Steffensen, L., Herheim, R., & Rangnes, T. E. (accepted). The mathematical formatting of how climate change is perceived: teachers’ reflection and practice. In A. Andersson & R. Barwell (Eds.), Applying critical perspectives in mathematics education: Sense
This chapter concerns how three teachers in lower secondary school include climate change in school mathematics. Data was collected over a one-year period, where the teachers organized several teaching activities such as fieldwork, posters, contribution to an exhibition, and dialogue and debates, to facilitate students’ critical mathematic competences through working with climate change. In addition, they had seven research partnership meetings where they discussed the teaching activities as well as reflected on different aspects of teaching climate change and mathematics.

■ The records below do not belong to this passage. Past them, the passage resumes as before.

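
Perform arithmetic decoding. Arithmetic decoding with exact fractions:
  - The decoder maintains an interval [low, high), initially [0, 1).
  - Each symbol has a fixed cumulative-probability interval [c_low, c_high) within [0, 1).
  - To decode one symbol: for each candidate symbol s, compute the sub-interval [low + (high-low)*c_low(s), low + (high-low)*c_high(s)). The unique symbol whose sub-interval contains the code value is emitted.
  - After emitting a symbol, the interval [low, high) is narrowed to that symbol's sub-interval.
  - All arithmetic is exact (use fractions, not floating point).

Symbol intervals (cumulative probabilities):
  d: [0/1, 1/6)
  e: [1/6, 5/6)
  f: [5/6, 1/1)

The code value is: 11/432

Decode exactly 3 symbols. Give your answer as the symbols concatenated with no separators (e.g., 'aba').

Answer: ddf

Derivation:
Step 1: interval [0/1, 1/1), width = 1/1 - 0/1 = 1/1
  'd': [0/1 + 1/1*0/1, 0/1 + 1/1*1/6) = [0/1, 1/6) <- contains code 11/432
  'e': [0/1 + 1/1*1/6, 0/1 + 1/1*5/6) = [1/6, 5/6)
  'f': [0/1 + 1/1*5/6, 0/1 + 1/1*1/1) = [5/6, 1/1)
  emit 'd', narrow to [0/1, 1/6)
Step 2: interval [0/1, 1/6), width = 1/6 - 0/1 = 1/6
  'd': [0/1 + 1/6*0/1, 0/1 + 1/6*1/6) = [0/1, 1/36) <- contains code 11/432
  'e': [0/1 + 1/6*1/6, 0/1 + 1/6*5/6) = [1/36, 5/36)
  'f': [0/1 + 1/6*5/6, 0/1 + 1/6*1/1) = [5/36, 1/6)
  emit 'd', narrow to [0/1, 1/36)
Step 3: interval [0/1, 1/36), width = 1/36 - 0/1 = 1/36
  'd': [0/1 + 1/36*0/1, 0/1 + 1/36*1/6) = [0/1, 1/216)
  'e': [0/1 + 1/36*1/6, 0/1 + 1/36*5/6) = [1/216, 5/216)
  'f': [0/1 + 1/36*5/6, 0/1 + 1/36*1/1) = [5/216, 1/36) <- contains code 11/432
  emit 'f', narrow to [5/216, 1/36)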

In this chapter we apply a teacher perspective, and we focus in particular on the role mathematics can play in order to format the understanding of climate change. The data was transcribed, coded, and categorised, and in the analysis, the focus is on the teachers’ group-discussions, their facilitation of teaching activities, and on how these activities influenced the students. A formatting power of mathematics are identified at three levels: 1) in teachers’ meta-reflections, 2) when the teachers’ use mathematics to format students’ understanding, and 3) when teachers facilitate students’ awareness of the formatting power of mathematics.
In the teachers’ group discussion, they meta-reflected (1) on e.g. how global temperature is measured, and the different choices involved in such measurements. For instance, deciding whether to choose ground or atmospheric measurements could from the teachers’ perspective shape how reality is perceived. Furthermore, when the teachers facilitated the students’ critical mathematics competence, they used (2) mathematics to format students’ understanding of climate change, e.g. when the teachers made a quiz, and used particular numbers and graphs to highlight different topics and perspectives regarding climate change. The teachers also emphasised (3) on their students’ awareness of the formatting power of mathematics. They encouraged the students to reflect on how mathematics can be used to argue for different perspectives regarding e.g. climate change and incentives on electric vehicles by politicians and journalists. The findings suggest that a complex issue such as climate change brings forth an awareness of the formatting powers of mathematics.